A rather high number of entities not present in the training data has been correctly tagged using the LSTM network. Of the correctly tagged entities in the test set, 40% had not been seen during training for the Spanish data and 32% for the Swedish data. This indicates that the network is able to generalize from the training data, it is not just remembering the correct label sequences for exact tokens or token sequences. This also highlights the importance of context words. When applying the model to artificial sentences, for example, the sentence smärta i knä (pain in knee), the word knee is correctly tagged as a Body part. When exchanging the word knee with body parts that were not present in the training data, the network is still able to correctly tag the word as a Body part. A possible explanation is that the network has learned that the word pain is usually associated with body parts.

Conclusions

The aim of this work has been to evaluate deep learning models for entity recognition in Swedish and Spanish clinical texts. The motivation for using deep learning for the task of clinical named entity recognition rests on two facts: firstly, deep learning models are able to find informative features in an unsupervised way avoiding manual feature engineering. Secondly, and most important, there are few corpora available in this domain and the lexical variability is generally very high, thus, robust approaches, such as the dense context representations learned by a deep neural network should capture semantic similarities and therefore be able to better represent the input texts, compared to previously used symbolic features (e.g. word-forms).

This work also highlights the importance of exploring factored representations (combinations of words and lemmas) for the input as this has a substantial impact on the final results.
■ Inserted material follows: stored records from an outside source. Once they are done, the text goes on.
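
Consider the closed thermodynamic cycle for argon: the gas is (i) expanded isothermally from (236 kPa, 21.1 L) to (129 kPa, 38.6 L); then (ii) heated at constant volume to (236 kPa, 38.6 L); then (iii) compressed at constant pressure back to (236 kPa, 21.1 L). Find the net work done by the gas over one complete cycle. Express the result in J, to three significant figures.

Leg (i): W = PᵢVᵢ ln(V_f/Vᵢ) = (4980) ln(38.6/21.1) = 3008 J.
Leg (ii): W = 0.
Leg (iii): W = PΔV = (236)(21.1 − 38.6) = -4130 J.
W_net = 3008 − 4130 = -1122 J.

W_net ≈ -1120 J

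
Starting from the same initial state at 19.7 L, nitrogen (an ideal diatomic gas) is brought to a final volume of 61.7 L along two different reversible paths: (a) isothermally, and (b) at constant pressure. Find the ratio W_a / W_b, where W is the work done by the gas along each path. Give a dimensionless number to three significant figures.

Path (a) isothermal: W = P₁V₁ ln(V₂/V₁) → W_a/(P₁V₁) = 1.142.
Path (b) isobaric: W = P₁(V₂ − V₁) → W_b/(P₁V₁) = 2.132.
W_a / W_b = 1.142 / 2.132 = 0.5355.

W_a / W_b ≈ 0.535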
Of the evaluated feature representations, concatenation of word and lemma embeddings proved most efficient for the Swedish data, and for Spanish, the concatenation outperformed the word-embedding representations. Analyzing different strategies to generate the embeddings, it was found that a dimension of 300 and a window size of 5 are suitable settings for this task.
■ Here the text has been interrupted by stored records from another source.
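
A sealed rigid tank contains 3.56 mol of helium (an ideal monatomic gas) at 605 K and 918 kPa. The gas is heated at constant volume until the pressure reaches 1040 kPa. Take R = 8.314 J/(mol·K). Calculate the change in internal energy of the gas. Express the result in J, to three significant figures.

ΔU ≈ 3570 J

Constant volume ⇒ W = 0, so Q = ΔU = nCᵥΔT with Cᵥ = 3R/2 = 12.47 J/(mol·K).
At constant V, T₂/T₁ = P₂/P₁ ⇒ ΔT = T₁(P₂/P₁ − 1) = 605·(1040/918 − 1) = 80.4 K.
ΔU = (3.56)(12.47)(80.4) = 3570 J.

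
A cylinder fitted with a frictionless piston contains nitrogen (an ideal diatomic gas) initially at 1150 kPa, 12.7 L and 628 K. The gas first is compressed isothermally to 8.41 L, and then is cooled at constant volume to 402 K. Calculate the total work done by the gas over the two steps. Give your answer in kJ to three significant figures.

W_total ≈ -6.02 kJ

Step 1 (isothermal): W = P₁V₁ ln(V₂/V₁) = (14605) ln(8.41/12.7) = -6020 J.
Step 2 (isochoric): W = 0 (constant volume).
W_total = -6020 + 0 = -6020 J.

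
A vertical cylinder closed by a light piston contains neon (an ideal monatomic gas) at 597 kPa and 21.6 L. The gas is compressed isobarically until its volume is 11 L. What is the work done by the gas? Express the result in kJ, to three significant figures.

W ≈ -6.33 kJ

Isobaric: W = P ΔV.
W = (597 kPa)(11 − 21.6 L) = (597)(-10.6) = -6328 J.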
The evaluation of the different source corpora for generating the embeddings found EHR corpora most efficient, but the difference between using EHR corpora and general medical texts or general texts was only a few points in terms of F1-score. This is a valuable result since it shows that the task of entity recognition in clinical text can be solved with an acceptable quality even without access to large clinical corpora which often are difficult to obtain by using corpora from related domains.
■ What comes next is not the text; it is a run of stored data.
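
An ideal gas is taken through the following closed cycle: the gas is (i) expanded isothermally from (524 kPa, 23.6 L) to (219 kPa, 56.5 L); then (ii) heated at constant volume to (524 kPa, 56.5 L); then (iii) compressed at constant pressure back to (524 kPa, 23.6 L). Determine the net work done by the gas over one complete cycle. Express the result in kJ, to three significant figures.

W_net ≈ -6.44 kJ

Leg (i): W = PᵢVᵢ ln(V_f/Vᵢ) = (12366) ln(56.5/23.6) = 10796 J.
Leg (ii): W = 0.
Leg (iii): W = PΔV = (524)(23.6 − 56.5) = -17240 J.
W_net = 10796 − 17240 = -6444 J.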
An additional contribution of this work was the error analysis focusing on the tolerance of the system to different out-of-vocabulary elements including un-annotated entities and ambiguity, an inherent challenge in natural language. Even though error analysis showed that the network had most success in correctly identifying entities present in the training data, many entities that were not present in the training data were still correctly labelled by the network. This shows the ability of the approach to generalize which entails a particular challenge in limited domains such as this one. Partial entity matching led to an F1-score of 88.16 for Spanish and 85.08 for Swedish.

There are still many challenges for future work. First, we would like to consider approaches related to multilingualism as the use of bilingual mappings over the two languages to possibly benefit from the combined information included. Second, the scientific community should make a step ahead and try to retrieve more challenging elements such as discontinuous entities [57]. Note that discontinuous entities are not infrequent in the clinical domain, however, they are beyond the scope of the BIO tagging schema. Finally, we would like to study the use of hybridization techniques [14] as they seem to be interesting also for medical named entity recognition. A disadvantage of pre-training models such as word2vec is that they do not take advantage of labeled data, one possibility for including labeled data is Cross-View Training [58].